El índice
El índice de precios al consumo (IPC) es la nueva y alta referencia moral.Gracias a él se conoce si los ciudadanos cobran más de lo que soporta el sistema general o si cobrando lo que sería admisible han abusado del consumo. El IPC sirve al Gobierno para conocer con qué y quién se la juega y disponer las medidas que la situación merece.
Cada mes, el índice de precios al consumo opera al estilo de una evaluación escolar. El Gobierno, por vía del Ministerio de Economía y Hacienda, pondera la situación de los españoles-colegiales y decide, en consecuencia, la adopción de premios y castigos. Si es bajo, el Gobierno lo celebra augurando a la población un destino de impuestos iguales o menores, bajos tipos de interés. Si es alto, se enarbola pronto el lenguaje de la austeridad, el terrible regreso a los tiempos de apretarse el cinturón y amenazas por el estilo.
Claro está que si el IPC no es bueno se pone en cuestión la competencia misma de los gobernantes, pero es lo que le correspondería a un maestro cuando la tónica de las calificaciones entre su alumnado se considera inadecuada.
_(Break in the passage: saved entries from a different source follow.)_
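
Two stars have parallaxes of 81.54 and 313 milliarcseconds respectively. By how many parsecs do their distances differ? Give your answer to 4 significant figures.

d_A = 1/0.08154″ = 12.264 pc; d_B = 1/0.3130″ = 3.1949 pc.
|d_B − d_A| = |3.1949 − 12.264| = 9.0691 pc.

9.069 pc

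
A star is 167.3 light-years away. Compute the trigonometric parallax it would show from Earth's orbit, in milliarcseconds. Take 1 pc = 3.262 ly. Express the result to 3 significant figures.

d = 167.3 ly ÷ 3.262 = 51.288 pc.
p = 1/d = 1/51.288 = 0.019498 arcsec.
= 0.019498 × 1000 = 19.498 mas.

19.5 mas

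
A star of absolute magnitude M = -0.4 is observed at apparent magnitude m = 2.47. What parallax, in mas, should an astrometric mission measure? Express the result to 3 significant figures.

26.7 mas

m − M = 2.47 − (-0.4) = 2.87.
d = 10^((m−M)/5 + 1) = 10^1.574 = 37.497 pc.
p = 1/d = 1/37.497 = 0.026669 arcsec = 26.669 mas.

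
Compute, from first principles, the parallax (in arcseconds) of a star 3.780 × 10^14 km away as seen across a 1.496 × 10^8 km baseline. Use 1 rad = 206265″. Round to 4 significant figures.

θ ≈ B/d = (1.496 × 10^8) / (3.780 × 10^14) = 3.9577 × 10^-7 rad.
In arcseconds: 3.9577 × 10^-7 × 206265 = 0.081633″.

0.08163 arcsec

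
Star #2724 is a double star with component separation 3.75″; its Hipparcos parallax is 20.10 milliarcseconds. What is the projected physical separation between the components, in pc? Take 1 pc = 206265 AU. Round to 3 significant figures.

0.000905 pc

d = 1/p = 1/0.02010″ = 49.751 pc.
At distance d (pc), an angle of θ arcsec spans θ·d AU: s = 3.75 × 49.751 = 186.57 AU.
= 186.57 / 206265 = 0.00090452 pc.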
El IPC habla a todos. Es una auténtica conciencia suprasocial, una fuerza indiscutible que genera consecuencias inexorables. Las cosas nunca son iguales antes y después del IPC. Su pronunciamiento inaugura siempre una realidad incuestionable. La genuina realidad. Antes de aparecer el IPC caben diversas interpretaciones sobre la coyuntura; después del IPC, la situación es sólo una. Una encrucijada única y verdadera.
La idea de que el Gobierno aplicaba o no unos criterios acertados, que los sindicatos protestaban o no con razón, que las fuerzas económicas disfrutaban de verdadera salud, se juzga ahora exactamente: al margen de las doctrinas, de los intereses humanos y de toda piedad; por encima de la vacilante condición de los hombres. Desprestigiada la política, arrumbada la religión, hundidas las creencias, sólo queda un nuevo referente absoluto. El índice con el que señala Dios.